Tag Archives: goals

Projects left undone

A couple summers ago, my husband and I started work towards opening a nightclub. It sits across from the bar we both call our home away from home, the one I am working in tonight. It’s a gorgeous building, and I still sit staring at it wistfully. We worked hard on our business plan. We met with contractors. We studied demographics. We researched grants.

In the end, we abandoned the project due to the economy. Finding a private investor proved harder than we anticipated, and the pricetag was scary.

It is a project left undone.

We still hold the dream of some day running a bar or nightclub. But this particular one was not meant to be.

Similarly, about six years ago, I looked into running my own music magazine. I forget now how the option came to land in my lap, but it was exciting! It was my first taste of a business plan, budgeting, and the true behind-the-scenes of publishing.

Legal and financial reasons brought it to a screeching halt.  Again, it wasn’t meant to be… but I’ve never (obviously) lost the publishing bug.

Projects left undone… we all have them. Sometimes its strictly never meant to be, others are just not meant to be right then. Either way, lessons are learned, and you walk away wiser. Just because its undone, it not anything to consider lost.

What are some of your projects left undone? Are they done for good, or just on pause?

10 years ago, 10 years ahead

Back in July, I read a post in Living in the Moment called Future Unsure. It really resonated with me, and I bookmarked it so I could some day write my own version of that post. Here I am, just over a month from my 30th birthday, and it seems as good a time as any to tackle that post.

Ten years ago, I was a sophomore in college at Temple College. (Yeah, I was a transfer student to Texas A&M, but I bled maroon from birth.) I’d, luckily, already figured out that I didn’t know everything. I used to joke that at 18 I went blonde literally and figuratively. I’d colored my dark blonde/light brown hair to a bright blonde, and around that same time I felt like I went “stupid.”

Perhaps a big part of that was the fact that I had, thanks to exam exemptions through high school, forgotten how to take tests and, beyond that, I had a general “whatever” attitude regarding my grades in school. They wouldn’t transfer as A’s anyway, so why bother?

Herein lies something I’d tell my going-on-20-self: Just because you might not get to keep credit for a job well done, its no excuse to not do your best. Give everything you do your all. If you give everything your all, you’ll always either succeed with greatness or fail miserably, but you’ll be able to solidly stand behind what you did either way. Giving anything only half-yourself, you’ll always wonder if you could have done better. If you could have been the best of the best as opposed to just running with the crowd.

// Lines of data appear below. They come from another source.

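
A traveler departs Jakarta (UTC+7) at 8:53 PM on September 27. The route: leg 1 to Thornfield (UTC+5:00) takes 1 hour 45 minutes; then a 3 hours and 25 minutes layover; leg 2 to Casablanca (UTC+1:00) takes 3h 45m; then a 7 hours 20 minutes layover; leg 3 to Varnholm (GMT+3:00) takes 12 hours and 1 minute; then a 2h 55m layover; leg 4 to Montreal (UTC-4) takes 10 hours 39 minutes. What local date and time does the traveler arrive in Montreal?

Convert departure to UTC: 8:53 PM − 7:00 = 1:53 PM UTC on Sep 27.
Add 1 hour and 45 minutes leg 1 → 3:38 PM UTC.
Add 3 hours 25 minutes layover in Thornfield → 7:03 PM UTC.
Add 3 hours and 45 minutes leg 2 → 10:48 PM UTC.
Add 7 hours and 20 minutes layover in Casablanca → 6:08 AM UTC (Sep 28).
Add 12 hours and 1 minute leg 3 → 6:09 PM UTC.
Add 2 hours 55 minutes layover in Varnholm → 9:04 PM UTC.
Add 10 hours 39 minutes leg 4 → 7:43 AM UTC (Sep 29).
Montreal is UTC−4:00, so local arrival = 7:43 AM − 4:00 = 3:43 AM on Sep 29.

3:43 AM on Sep 29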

But, as I said, I knew I didn’t know it all, but it doesn’t mean I didn’t think I had it all figured out. See, I knew I would soon be going to Texas A&M and would graduate with a degree in journalism. I also knew I’d some day live in Nashville, TN. I knew I’d one day throw myself towards the dream of writing a book. I got all those things right on the money!

However, I didn’t know my husband yet. I didn’t know I’d be a “musicians widow.” I didn’t know I’d grow disillusioned by the newspaper business. I didn’t know I could actually enjoy working for my parents bookkeeping and tax business. I didn’t know I’d get myself deep in debt. I didn’t know I’d at any point in life feel unsure of myself. I didn’t know I’d end up a cat person. I didn’t know I’d this deeply wish I’d studied photography. I didn’t know that the path I dreamt of could ever change direction and course… and that I’d actually be more than okay with that fact.

With every thing I didn’t know, I’ve learned a lesson and grown. There is one thing I can say for certain: I don’t have a clue what to expect in the next ten years. If I could tell my 20-year-old self another thing, it wouldn’t be all those details I listed. It would simply be: Keep your goals and your dreams alive and chase them with all your might, but know that nothing is guaranteed except for the many twists and turns along the way towards those dreams.

See, at 20, I was career woman extraordinaire. I had a set path that would take me eventually to NYC for a huge journalism career that would eventually wind around down into Nashville… some day. I would live life in power suits, attending big events, rubbing elbows with all the elite people you’d want to meet.

I’ve traded in my power suits for sweats most days, but I keep a healthy selection of business attire for any number of potential meetings or events. I can say I’ve been blessed to still rub elbows with some of the elite people in the music industry. But I tossed NYC off my list of places to live. I’ve realized I’d not be happy there… I’d love to some day visit, but I don’t think it would fit me to live there.

I have a much more down to Earth view of myself. So in the next 10 years, my goals are for us to have a beautiful family, be as debt-free as possible, and to make a solid living with my writing and photography while my husband continues to tickle the ivories for a living. Those are sensible goals and dreams, leaving plenty of opportunity to chase any number of possibilities as they come along the way. Leaving myself room for adventure, learning and growth.

So to my 20 year old self and my 30 year old self: keep the dream, but realize you might not get there along the exact path you think… you’ll get there along the path you’re meant to take, complete with joys, sadness, successes and failures. Embrace that fact, and simply LIVE.